Last Updated on: 22nd November 2023, 01:41 pm
The dreaded hold can drive customers away
British businesses’ call handling standards have come into question as the result of a major new study into telephone practice.
Typically, waiting on hold is seen as a major bugbear but 52 per cent of firms still leave customers listening to nothing but generic music. A further 21 per cent subject callers to beeps, while 17 per cent leave them in silence and five per cent force them to listen to ringing. Only two per cent employ brand-consistent voice and music messaging, which is viewed as the best practice approach to handling calls.

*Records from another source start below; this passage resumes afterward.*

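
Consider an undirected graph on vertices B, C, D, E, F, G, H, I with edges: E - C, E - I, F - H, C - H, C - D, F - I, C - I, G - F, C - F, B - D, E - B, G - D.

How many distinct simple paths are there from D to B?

D–B
D–C–E–B
D–C–F–I–E–B
D–C–H–F–I–E–B
D–C–I–E–B
D–G–F–C–E–B
D–G–F–C–I–E–B
D–G–F–H–C–E–B
D–G–F–H–C–I–E–B
D–G–F–I–C–E–B
D–G–F–I–E–B

11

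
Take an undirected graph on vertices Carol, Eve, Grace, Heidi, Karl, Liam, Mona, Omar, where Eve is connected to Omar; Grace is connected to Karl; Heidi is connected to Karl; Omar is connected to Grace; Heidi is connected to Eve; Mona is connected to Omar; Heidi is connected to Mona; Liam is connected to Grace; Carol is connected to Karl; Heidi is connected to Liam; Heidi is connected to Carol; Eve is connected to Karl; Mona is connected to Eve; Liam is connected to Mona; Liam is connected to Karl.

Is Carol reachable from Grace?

Explore from Grace.
Distance 1: reach Karl, Liam, Omar.
Distance 2: reach Carol, Eve, Heidi, Mona.
Found Carol.

Yes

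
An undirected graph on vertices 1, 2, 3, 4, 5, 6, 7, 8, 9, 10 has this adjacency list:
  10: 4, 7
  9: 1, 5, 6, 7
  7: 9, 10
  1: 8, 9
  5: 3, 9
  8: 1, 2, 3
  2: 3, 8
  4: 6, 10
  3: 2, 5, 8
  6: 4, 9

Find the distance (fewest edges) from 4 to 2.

Distance 0: 4.
Distance 1: 6, 10.
Distance 2: 7, 9.
Distance 3: 1, 5.
Distance 4: 3, 8.
Distance 5: 2 — contains 2.

5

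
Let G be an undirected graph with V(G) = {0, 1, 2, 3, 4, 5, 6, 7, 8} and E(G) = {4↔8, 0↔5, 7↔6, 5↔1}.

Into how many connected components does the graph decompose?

From 0: component {0, 1, 5}.
From 2: component {2}.
From 3: component {3}.
From 4: component {4, 8}.
From 6: component {6, 7}.
That's 5 components.

5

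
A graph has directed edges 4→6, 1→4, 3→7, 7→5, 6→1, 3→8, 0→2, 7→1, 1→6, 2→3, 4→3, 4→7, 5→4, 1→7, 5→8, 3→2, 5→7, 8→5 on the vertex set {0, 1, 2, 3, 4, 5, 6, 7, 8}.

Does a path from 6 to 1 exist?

Yes

Explore from 6.
Distance 1: reach 1.
Found 1.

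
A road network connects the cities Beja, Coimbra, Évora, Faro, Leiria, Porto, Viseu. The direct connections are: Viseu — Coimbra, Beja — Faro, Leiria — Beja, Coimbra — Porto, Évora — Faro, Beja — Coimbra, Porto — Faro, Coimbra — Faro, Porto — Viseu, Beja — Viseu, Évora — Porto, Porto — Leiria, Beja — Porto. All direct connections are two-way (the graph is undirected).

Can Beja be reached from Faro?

Explore from Faro.
Distance 1: reach Beja, Coimbra, Évora, Porto.
Found Beja.

Yes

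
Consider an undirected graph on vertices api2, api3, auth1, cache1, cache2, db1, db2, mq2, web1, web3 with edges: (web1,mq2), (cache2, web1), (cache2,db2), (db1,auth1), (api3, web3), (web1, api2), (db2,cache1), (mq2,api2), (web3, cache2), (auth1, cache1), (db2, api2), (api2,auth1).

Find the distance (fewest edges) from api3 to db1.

6

Distance 0: api3.
Distance 1: web3.
Distance 2: cache2.
Distance 3: db2, web1.
Distance 4: api2, cache1, mq2.
Distance 5: auth1.
Distance 6: db1 — contains db1.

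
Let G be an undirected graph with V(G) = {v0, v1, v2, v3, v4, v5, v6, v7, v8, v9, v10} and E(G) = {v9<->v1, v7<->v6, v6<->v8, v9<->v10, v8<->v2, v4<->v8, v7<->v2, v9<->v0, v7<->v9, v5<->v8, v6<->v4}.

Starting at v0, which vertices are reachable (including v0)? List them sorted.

v0, v1, v2, v4, v5, v6, v7, v8, v9, v10

Start at v0.
Its neighbours: v9.
Then their neighbours: v1, v7, v10.
Then next layer: v2, v6.
Then next layer: v4, v8.
Then next layer: v5.
Nothing further is reachable.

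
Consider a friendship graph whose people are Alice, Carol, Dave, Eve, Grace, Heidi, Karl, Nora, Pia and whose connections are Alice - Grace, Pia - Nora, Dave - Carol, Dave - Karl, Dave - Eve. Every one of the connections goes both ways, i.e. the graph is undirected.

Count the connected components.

4

From Alice: component {Alice, Grace}.
From Carol: component {Carol, Dave, Eve, Karl}.
From Heidi: component {Heidi}.
From Nora: component {Nora, Pia}.
That's 4 components.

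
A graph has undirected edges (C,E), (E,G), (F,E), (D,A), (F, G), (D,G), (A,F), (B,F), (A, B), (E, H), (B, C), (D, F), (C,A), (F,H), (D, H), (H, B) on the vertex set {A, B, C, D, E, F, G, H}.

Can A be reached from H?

Yes

Explore from H.
Distance 1: reach B, D, E, F.
Distance 2: reach A, C, G.
Found A.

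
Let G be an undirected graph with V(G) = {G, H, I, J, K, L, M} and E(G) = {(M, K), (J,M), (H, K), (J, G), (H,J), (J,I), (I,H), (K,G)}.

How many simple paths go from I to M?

I–H–J–G–K–M
I–H–J–M
I–H–K–G–J–M
I–H–K–M
I–J–G–K–M
I–J–H–K–M
I–J–M

7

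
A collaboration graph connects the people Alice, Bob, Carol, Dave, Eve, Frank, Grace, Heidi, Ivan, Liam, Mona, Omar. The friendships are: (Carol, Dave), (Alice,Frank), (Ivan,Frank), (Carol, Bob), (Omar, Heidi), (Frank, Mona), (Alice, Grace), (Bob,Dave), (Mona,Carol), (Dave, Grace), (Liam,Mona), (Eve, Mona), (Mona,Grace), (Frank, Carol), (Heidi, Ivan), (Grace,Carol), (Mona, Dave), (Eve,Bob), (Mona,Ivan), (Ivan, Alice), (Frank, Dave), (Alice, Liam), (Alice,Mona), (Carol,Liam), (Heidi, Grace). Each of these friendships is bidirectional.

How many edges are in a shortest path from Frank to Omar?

Distance 0: Frank.
Distance 1: Alice, Carol, Dave, Ivan, Mona.
Distance 2: Bob, Eve, Grace, Heidi, Liam.
Distance 3: Omar — contains Omar.

3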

The research conducted by audio branding specialist PHMG, which audited 11,129 companies, discovered most risk losing custom by subjecting customers to generic music and audio while on hold.
These figures also suggest call handling standards are not improving when compared to results from a similar study conducted in 2013. The number of companies playing repetitive music has doubled within that period.

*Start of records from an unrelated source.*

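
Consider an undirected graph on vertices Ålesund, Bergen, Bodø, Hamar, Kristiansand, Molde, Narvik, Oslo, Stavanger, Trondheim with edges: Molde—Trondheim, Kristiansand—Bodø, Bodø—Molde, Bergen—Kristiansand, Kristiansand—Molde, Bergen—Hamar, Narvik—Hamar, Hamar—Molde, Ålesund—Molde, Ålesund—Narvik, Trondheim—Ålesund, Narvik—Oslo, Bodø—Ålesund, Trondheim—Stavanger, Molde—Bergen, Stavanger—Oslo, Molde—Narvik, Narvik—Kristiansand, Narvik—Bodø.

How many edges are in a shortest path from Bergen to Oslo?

3

Distance 0: Bergen.
Distance 1: Hamar, Kristiansand, Molde.
Distance 2: Ålesund, Bodø, Narvik, Trondheim.
Distance 3: Oslo, Stavanger — contains Oslo.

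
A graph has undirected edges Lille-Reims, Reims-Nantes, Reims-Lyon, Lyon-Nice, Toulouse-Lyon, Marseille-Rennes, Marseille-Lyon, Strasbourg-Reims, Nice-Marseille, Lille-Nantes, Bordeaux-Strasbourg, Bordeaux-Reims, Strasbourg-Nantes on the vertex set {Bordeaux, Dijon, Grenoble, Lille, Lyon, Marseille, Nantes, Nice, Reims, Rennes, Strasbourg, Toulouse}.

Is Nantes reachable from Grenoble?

No

Grenoble has no edges, so nothing is reachable from it.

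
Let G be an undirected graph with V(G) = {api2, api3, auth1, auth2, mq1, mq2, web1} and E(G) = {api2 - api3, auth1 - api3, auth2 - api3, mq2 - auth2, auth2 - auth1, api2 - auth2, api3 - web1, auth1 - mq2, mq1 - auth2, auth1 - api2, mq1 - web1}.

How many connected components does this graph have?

From api2: component {api2, api3, auth1, auth2, mq1, mq2, web1}.
That's 1 component.

1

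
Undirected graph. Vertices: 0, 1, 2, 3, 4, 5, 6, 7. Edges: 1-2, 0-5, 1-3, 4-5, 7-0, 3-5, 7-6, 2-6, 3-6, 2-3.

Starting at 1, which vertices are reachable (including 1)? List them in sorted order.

0, 1, 2, 3, 4, 5, 6, 7

Start at 1.
Its neighbours: 2, 3.
Then their neighbours: 5, 6.
Then next layer: 0, 4, 7.
Every vertex is now reached.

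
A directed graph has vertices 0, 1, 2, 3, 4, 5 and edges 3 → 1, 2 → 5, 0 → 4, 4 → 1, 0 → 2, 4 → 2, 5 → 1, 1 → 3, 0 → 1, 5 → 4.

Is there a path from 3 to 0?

Explore from 3.
Distance 1: reach 1.
The search from 3 is exhausted; no directed path reaches 0.

No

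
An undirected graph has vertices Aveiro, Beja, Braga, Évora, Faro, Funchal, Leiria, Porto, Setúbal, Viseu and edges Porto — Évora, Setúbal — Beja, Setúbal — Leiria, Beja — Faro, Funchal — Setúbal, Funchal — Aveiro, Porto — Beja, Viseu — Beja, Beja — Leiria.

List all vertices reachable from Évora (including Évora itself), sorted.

Start at Évora.
Its neighbours: Porto.
Then their neighbours: Beja.
Then next layer: Faro, Leiria, Setúbal, Viseu.
Then next layer: Funchal.
Then next layer: Aveiro.
Nothing further is reachable.

Aveiro, Beja, Évora, Faro, Funchal, Leiria, Porto, Setúbal, Viseu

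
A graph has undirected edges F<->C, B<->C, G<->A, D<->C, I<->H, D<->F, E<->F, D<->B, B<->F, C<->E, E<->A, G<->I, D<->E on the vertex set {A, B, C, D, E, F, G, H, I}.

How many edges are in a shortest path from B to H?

Distance 0: B.
Distance 1: C, D, F.
Distance 2: E.
Distance 3: A.
Distance 4: G.
Distance 5: I.
Distance 6: H — contains H.

6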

Mark Williamson, Sales and Marketing Director at PHMG, said: “Call handling remains a critically undervalued element of customer service and marketing. A previous study of 1,000 UK consumers found 73 per cent will not do business with a company again if their first call isn’t handled to satisfaction.
“Therefore, it is important companies do their utmost to improve the experience. The same study also showed that 51 per cent of customers feel more valued if they hear bespoke voice and music messages on hold, so there are clear steps that can be taken.
“Businesses typically invest large proportions of their marketing budgets in ensuring they look good but it is equally important to create an audio brand that meets the same high standards. The trends over the past three years suggest many companies are simply aiming to use generic music to keep callers entertained but this can actually have the opposite effect.”
The research also found 17 per cent of businesses do not have a voicemail service for when they are unable to answer calls. A further 82 per cent have a standard voicemail message, while less than one per cent use a personalised message.
19 per cent of companies use an interactive voice response (IVR) system to automatically filter calls.